Family First’s vision for a return to the sunlit uplands of affordable and reliable electricity is thwarted by the Labor, Liberal, Greens and Teal fixation with un-costed net zero policies.
Not even today’s news that one in 10 Australians could not afford to pay an electricity, gas or water bill in the three months to June is enough to hit pause on the roll-out of expensive and ineffective windmills and solar panels.
A similar number defaulted on their mobile phone bills.
Families are doing it tough yet the Albanese Government remains fixated on its $300 million racially divisive voice referendum.
It continues the rushed replacement of cheap and reliable power with uncertain electricity which is estimated to cost an eye-watering $1.5 trillion between now and 2030.
The pain is being felt acutely and anyone who thinks these capital costs won’t show up on families’ electricity bills over the next seven years is kidding themselves.
The Australian newspaper reported yesterday that “households and businesses face extended power price pain into next year after the energy market operator revealed the cost of generating electricity rose 31 per cent in the three months to June”.

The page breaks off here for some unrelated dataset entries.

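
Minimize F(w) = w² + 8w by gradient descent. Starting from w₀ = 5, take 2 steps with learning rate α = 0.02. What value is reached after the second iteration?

4.2944

F′(w) = 2w + 8
Step 1: F′(5) = 18; w₁ = 5 − 0.02·18 = 4.64
Step 2: F′(4.64) = 17.28; w₂ = 4.64 − 0.02·17.28 = 4.2944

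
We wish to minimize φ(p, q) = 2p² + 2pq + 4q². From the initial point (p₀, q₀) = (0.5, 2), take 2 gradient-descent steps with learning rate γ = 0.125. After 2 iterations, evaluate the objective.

∇φ = (4p + 2q, 2p + 8q)
Step 1: at (0.5, 2), ∇φ = (6, 17) → (0.5, 2) − 0.125·(6, 17) = (-0.25, -0.125)
Step 2: at (-0.25, -0.125), ∇φ = (-1.25, -1.5) → (-0.25, -0.125) − 0.125·(-1.25, -1.5) = (-0.09375, 0.0625)
φ(-0.09375, 0.0625) = 0.021484375

0.021484375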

Labor’s “energy” minister Chris Bowen, who must roll out 22,000 solar panels per day, 40 industrial wind towers per month and 10,000 kilometres of new transmission towers and wire by 2030 to meet Labor’s target of reducing emission by 83 per cent, keeps asserting that renewables are the cheapest form of energy.
But despite years of billions of dollars of taxpayer subsidies for wind and solar, anyone who has paid an electricity bill in the last 10 years has seen only hikes.
Bowen’s words don’t ring true and are unlikely to ever be realised.
In a column in the Australian today, Claire Lehmann reveals that this claim rests upon one CSIRO report that does not include the costs of constructing the massive number of solar panels, windmills, hydro and transmission lines needed to convert to renewable energy.
Citing the findings of German-American energy economist Robert Idel, Lehmann writes:
When taking into account the full cost of renewables to an energy system, solar is 14 times more costly than nuclear energy, and wind is 4.7 times more costly.
In Texas, his methodology calculates that solar is 3.3 times more costly than nuclear, and wind is 2.3 times more costly.
We keep hearing about storage but the battery technology to store the electricity required to power a modern city for more than a few minutes has not yet been invented.
When asked on 2GB last week how the renewable infrastructure would be built in time by 2030 to meet Labor’s policy ambitions, Anthony Albanese could not say but simply offered the words “technology is changing” and “we have to do this”.
Anyone who knows anything about public policy knows hope is not a strategy.
Australia’s bipartisan net zero energy policy, driven by climate alarmism, is a shambles.
Family First believes Australia’s advantage as an energy superpower should not have been squandered at the behest of global elites spruiking climate alarmism.
While Opposition Leader Peter Dutton is making some encouraging noises about nuclear energy, there is no sign he would stop the roll-out of windmills and solar panels in pursuit of the globalist net zero obligations his predecessor as Liberal leader Scott Morrison signed the nation to.
To try and provide relief for the cost-of-living crisis created by both sides of politics, the Albanese Government is shelling out $3 billion of taxpayers’ money to five million low-income households to relieve the cost of electricity.
Albanese is clearly embarrassed by his pre-election promise that bills would come down by $275 per year.
It’s rare for government money being shovelled out like this not to act like petrol on a dumpster fire when it comes to inflation.
Politicians who failed to plan the economics and engineering of a rush to renewables are making the cost-of-living crisis worse.
Family First is working to get people into parliaments around our nation who will make the case for a return to energy policy which delivers affordable and reliable electricity, restoring Australia’s competitive advantage and prosperity. If we wish to continue on a low emissions path, that will inevitably involve nuclear energy.